If you shoot 10 rounds, and measure and average the PSI, you'll get an estimate of what you'll get on future samples out of the same lot. When you shoot that second sample, the number you get will almost surely be different from the first. And the next sample will be different still.
So PSI does not perfectly predict PSI. And CUP does not perfectly predict CUP. Using my formula to predict PSI from CUP is no different. You get an estimate that is about as good as random measurement error and cartridge to cartridge variation allow. The formula works between about 30,000 PSI and 65,000 PSI. Below that, curvature takes its toll.
CUP, of course, is fading away. In time, it will become a historical footnote. Modern strain and piezoelectric methods are better.
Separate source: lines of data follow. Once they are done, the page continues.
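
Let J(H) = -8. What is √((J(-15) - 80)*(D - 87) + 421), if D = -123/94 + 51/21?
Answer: √863593745/329 ≈ 89.322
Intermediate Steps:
D = 737/658 (D = -123*1/94 + 51*(1/21) = -123/94 + 17/7 = 737/658 ≈ 1.1201)
√((J(-15) - 80)*(D - 87) + 421) = √((-8 - 80)*(737/658 - 87) + 421) = √(-88*(-56509/658) + 421) = √(2486396/329 + 421) = √(2624905/329) = √863593745/329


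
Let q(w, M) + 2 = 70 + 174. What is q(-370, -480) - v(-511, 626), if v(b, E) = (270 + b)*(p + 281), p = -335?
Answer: -12772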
As stated, the old CUP method was formerly taken as producing a true PSI number. If you read Ackley, he published what he thought were PSI numbers, taken with a copper crusher. That's why some his numbers seem so strange today. They are really CUP numbers. The CUP system does produce decent PSI numbers at lower pressures. At higher pressures it does not.
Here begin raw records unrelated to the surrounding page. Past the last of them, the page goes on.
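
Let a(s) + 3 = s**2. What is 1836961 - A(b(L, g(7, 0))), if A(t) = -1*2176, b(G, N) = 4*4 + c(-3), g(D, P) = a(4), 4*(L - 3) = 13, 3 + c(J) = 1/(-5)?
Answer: 1839137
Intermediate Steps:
c(J) = -16/5 (c(J) = -3 + 1/(-5) = -3 - 1/5 = -16/5)
L = 25/4 (L = 3 + (1/4)*13 = 3 + 13/4 = 25/4 ≈ 6.2500)
a(s) = -3 + s**2
g(D, P) = 13 (g(D, P) = -3 + 4**2 = -3 + 16 = 13)
b(G, N) = 64/5 (b(G, N) = 4*4 - 16/5 = 16 - 16/5 = 64/5)
A(t) = -2176
1836961 - A(b(L, g(7, 0))) = 1836961 - 1*(-2176) = 1836961 + 2176 = 1839137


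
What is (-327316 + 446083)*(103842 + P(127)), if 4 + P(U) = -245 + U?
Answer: 12318513240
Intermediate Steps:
P(U) = -249 + U (P(U) = -4 + (-245 + U) = -249 + U)
(-327316 + 446083)*(103842 + P(127)) = (-327316 + 446083)*(103842 + (-249 + 127)) = 118767*(103842 - 122) = 118767*103720 = 12318513240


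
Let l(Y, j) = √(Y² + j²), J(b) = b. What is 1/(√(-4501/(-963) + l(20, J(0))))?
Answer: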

So, the formula is useful if you're trying to understand Ackley and other writers of that era, and it's useful if you're working up loads for a cartridge that has only a CUP specification. I ran into that when I instrumented my milsurp 6.5x55. I needed the equivalent PSI number, and couldn't find it.
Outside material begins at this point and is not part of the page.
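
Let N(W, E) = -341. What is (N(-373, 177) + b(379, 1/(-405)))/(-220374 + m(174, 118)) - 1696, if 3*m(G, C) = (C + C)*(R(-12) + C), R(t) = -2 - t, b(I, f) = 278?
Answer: -1070029955/630914 ≈ -1696.0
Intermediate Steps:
m(G, C) = 2*C*(10 + C)/3 (m(G, C) = ((C + C)*((-2 - 1*(-12)) + C))/3 = ((2*C)*((-2 + 12) + C))/3 = ((2*C)*(10 + C))/3 = (2*C*(10 + C))/3 = 2*C*(10 + C)/3)
(N(-373, 177) + b(379, 1/(-405)))/(-220374 + m(174, 118)) - 1696 = (-341 + 278)/(-220374 + (⅔)*118*(10 + 118)) - 1696 = -63/(-220374 + (⅔)*118*128) - 1696 = -63/(-220374 + 30208/3) - 1696 = -63/(-630914/3) - 1696 = -63*(-3/630914) - 1696 = 189/630914 - 1696 = -1070029955/630914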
A chronograph is your friend. In skilled hands, it is the most precise indicator of pressure that most folks have. Some loads in some cartridges will increase MV with increasing load in an orderly fashion. Others will begin to plateau. If your load plateaus, you should not continue to increase your load. I've run into this a couple of times. In one case, switching to a magnum primer fixed the problem.
So, why is it that we don't we all simply go with PSI?
That is the way that the world is heading. Before about the 1960s, equipment was not readily available to do PSI. We used CUP because that's pretty much all we had.